When it comes to inflation, the Fed must take inequalities into account
The writer is the author of ‘Driving Inequality: The Fed and America’s Future of Wealth‘
Like most central banks, the US Federal Reserve has been forced to question why more than a decade of ultra-accommodative monetary policy has had such lackluster economic performance. The answer is, bad data leads to bad policy.
The Fed data is misleading because it assumes the United States is the middle class nation it has ceased to be. Until it uses data that reflects the nation as it is, the Fed won’t bring America back to shared prosperity any more than someone using a New Amsterdam map will find the Central Pond. Park.
Its inflation measures have three major flaws. First, they omit costs such as food, energy and shelter. Doing it is more orderly, but fails to capture what households really need and therefore what they are likely to do when monetary policy changes.
The second problem is that the Fed’s data is raw – even though its favorite cost of living indices accurately measure the cost of a basic basket of goods and services, they don’t tell us if families have the power. purchase without debt to afford it. . Apparently, low inflation in a gross index can easily translate into painful or risky leverage for households, each having an unfavorable macroeconomic impact.
Finally, indices do not measure discretionary spending or financial resilience in ways that predict how price increases actually affect consumption – for whom and in what way. Wealthy households can adjust their sails and stay on course financially; the rest of the nation must draw on or do without scarce reserves.
Much of current monetary policy relies on what economists call marginal propensity to consume – the demand engine that fuels demand which in turn promotes jobs and growth or, if unduly overheated, triggers demand. inflation. The Fed still assumes that interest rates guide decisions about the use of discretionary income. But the inequality of income and wealth is such that only high-income households now have this marginal propensity, and most of them already have more than enough of it, so their propensity is low even though their margin is large.

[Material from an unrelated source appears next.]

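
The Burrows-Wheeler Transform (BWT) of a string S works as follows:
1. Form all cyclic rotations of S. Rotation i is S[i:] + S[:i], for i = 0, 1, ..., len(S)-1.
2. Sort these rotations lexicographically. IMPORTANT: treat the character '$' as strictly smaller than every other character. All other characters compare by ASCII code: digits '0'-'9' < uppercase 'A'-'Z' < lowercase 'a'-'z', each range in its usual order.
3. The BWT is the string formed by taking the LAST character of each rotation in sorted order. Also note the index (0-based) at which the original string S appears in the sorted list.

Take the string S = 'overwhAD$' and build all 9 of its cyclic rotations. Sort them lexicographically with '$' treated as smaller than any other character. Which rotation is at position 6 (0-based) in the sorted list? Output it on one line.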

In contrast, low-, middle- and middle-income families consume even though their ability to respond to interest rates is negligible. These households have little ability to increase or decrease their consumption in response to changing rates as most of them live paycheck to paycheck. By a recent estimate, 64 percent of US households are either financially vulnerable or just coping.
Year on year, the real cost of living in the United States has skyrocketed – homes are on the rise more than 12 percent, a used car is up 21%, and food prices have increased by more than 2%. The Fed has recognized a few of these cost increases, but attributes them to “transient” factors that are not contributing to the sustained inflation it wants to see before normalizing its policy. But it’s hard to see what structural factors will reverse far enough and fast enough to erase these cost barriers to families’ financial security.
In the absence of another deep recession, even a glut of semiconductors or lumber won’t result in deep discounts on any of these essentials, bringing them down to 2019 levels, let alone to levels. that a family whose wealth is below the median can afford without continuing to go into debt.
The US central bank has played a direct, albeit totally unintended, role in increasing income and wealth inequalities to astonishing levels. He did so not only by misinterpreting the data, but also by ignoring his mandate.
The law governing the Fed requires it is to seek full employment as measured by those who want to work, to achieve price stability based on purchasing power and to set “moderate” interest rates.
This is a triple mandate, not the “double” that the Fed frequently quotes, and demands more from the Fed than its preferred version: “maximum” employment and “price stability” measured by the bank’s own gauge. central.
Inflation is already a painful tax for low, middle and middle income households. Released at the end of May, latest official US issue showed an annual inflation rate of 3.6 percent based on April prices.
If the Fed allows this tax to rise, it will let the economy soar at a time when ultra-low rates, the Fed’s huge portfolio of assets, and federal government spending inject trillions. in the economy with no sign of a sustained recovery for those who need it most.
This won’t end well unless the Fed recognizes the profound impact of inequality on the US economy and quickly readjusts its policy to address it.